I did a SDMB search, and this question was asked in 2007. Maybe there are some more recent recordings.
In a previous life, I lived in Utah. Every year they would have a Messiah sing in. The symphony hall where it was preformed held thousands. Everyone brought their sheet music. It was 360 degree stereo. Very beautiful with all the parts dancing all around your ears.
I like this recording.
It features the soprano Kiri te Kanawa.
What is your favorite?
Robert Shaw and the Atlanta Symphony Orchestra & Chamber Chorus, with Kaaren Erickson. Sylvia McNair, Alfredo Hodgson, Jon Humphrey and Richard Stilwell.
Eugene Ormandy and the Philadelphia Orchestra and the Mormon Tabernacle Choir, with Eileen Farrell, Martha Lipton, Davis Cunningham and William Warfield. It’s remastered.
These are two very different recordings, and I enjoy them both. The Shaw recording has better sound, being a digital recording. It’s also more intimate than the Ormandy, which has the MTC, Eileen Farrell and William Warfield.
There’s a more recent recording with Sir David Willcocks conducting the MTC, but it’s gotten not very good reviews.
I love the 1976 recording by the Academy & Chorus of St Martin In The Fields, conducted by Sir Neville Marriner. Not as lush & ponderous as the Messiahs I remember from my youth; more stringently “period” versions may have been recorded since this one. It works for me…

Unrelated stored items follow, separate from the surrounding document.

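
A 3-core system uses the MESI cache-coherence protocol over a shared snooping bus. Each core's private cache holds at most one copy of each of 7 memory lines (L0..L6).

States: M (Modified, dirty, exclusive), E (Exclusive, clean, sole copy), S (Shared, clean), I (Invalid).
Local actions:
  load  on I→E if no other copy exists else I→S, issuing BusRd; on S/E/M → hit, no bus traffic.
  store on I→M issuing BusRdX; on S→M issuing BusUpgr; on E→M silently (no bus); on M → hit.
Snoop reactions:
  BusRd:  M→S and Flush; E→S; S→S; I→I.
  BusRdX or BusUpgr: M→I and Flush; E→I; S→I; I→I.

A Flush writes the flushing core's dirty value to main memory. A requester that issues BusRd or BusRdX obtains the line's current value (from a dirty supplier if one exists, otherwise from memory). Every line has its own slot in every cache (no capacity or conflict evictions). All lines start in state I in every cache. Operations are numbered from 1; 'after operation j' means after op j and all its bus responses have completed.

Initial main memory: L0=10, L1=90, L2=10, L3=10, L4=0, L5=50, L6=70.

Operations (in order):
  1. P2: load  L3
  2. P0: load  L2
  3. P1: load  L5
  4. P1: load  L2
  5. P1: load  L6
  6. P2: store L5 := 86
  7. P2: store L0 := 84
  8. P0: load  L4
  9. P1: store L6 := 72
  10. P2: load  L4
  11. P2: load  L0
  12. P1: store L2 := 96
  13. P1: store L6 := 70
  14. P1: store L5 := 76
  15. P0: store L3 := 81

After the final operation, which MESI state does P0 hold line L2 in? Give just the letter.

[1] P2: load  L3 | P0:I, P1:I, P2:E(10) | bus: BusRd
[2] P0: load  L2 | P0:E(10), P1:I, P2:I | bus: BusRd
[3] P1: load  L5 | P0:I, P1:E(50), P2:I | bus: BusRd
[4] P1: load  L2 | P0:S(10), P1:S(10), P2:I | bus: BusRd
[5] P1: load  L6 | P0:I, P1:E(70), P2:I | bus: BusRd
[6] P2: store L5 := 86 | P0:I, P1:I, P2:M(86) | bus: BusRdX
[7] P2: store L0 := 84 | P0:I, P1:I, P2:M(84) | bus: BusRdX
[8] P0: load  L4 | P0:E(0), P1:I, P2:I | bus: BusRd
[9] P1: store L6 := 72 | P0:I, P1:M(72), P2:I | bus: none
[10] P2: load  L4 | P0:S(0), P1:I, P2:S(0) | bus: BusRd
[11] P2: load  L0 | P0:I, P1:I, P2:M(84) | bus: none
[12] P1: store L2 := 96 | P0:I, P1:M(96), P2:I | bus: BusUpgr
[13] P1: store L6 := 70 | P0:I, P1:M(70), P2:I | bus: none
[14] P1: store L5 := 76 | P0:I, P1:M(76), P2:I | bus: BusRdX,Flush
[15] P0: store L3 := 81 | P0:M(81), P1:I, P2:I | bus: BusRdX

state = I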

One problem is that there are plenty of recordings of the great, well-known choruses, but few of the entire Messiah. For my own listening, I’ve gone through the two recordings and compared each track, compiling a hybrid of the better of the two.
My favorite Messiah recording is this very large scale performance.
It is a recreation of one of the massive performances of Messiah, original instruments but with a huge choir. I’ve had this CD since college and have listened to it every year during Advent and Easter.
My favorite is the one I’ve been listening to for over 50 years: the Scherchen mono performance of 1953. Reduced orchestra and chorus. No double-dotted notes. Follows the Schirmer edition almost exactly. The slow tempi are SLOW. The tenor and soprano soloists are a bit atypical, perhaps.
My turntable gave up the ghost, so I hadn’t heard it for a number of years until someone posted FLAC files of the 1990s CD reissue on Usenet. I see now that it was also reissued on CD in 2004. That’s no longer available, but iTunes has it. And I’m absolutely sure it’s the same version, because in a preview of one track, I can hear the original print-through at one point!
And, of course, someone has posted the whole thing on YouTube.
The library has the Marriner and the Pinnock, and I suppose I should check them out some time.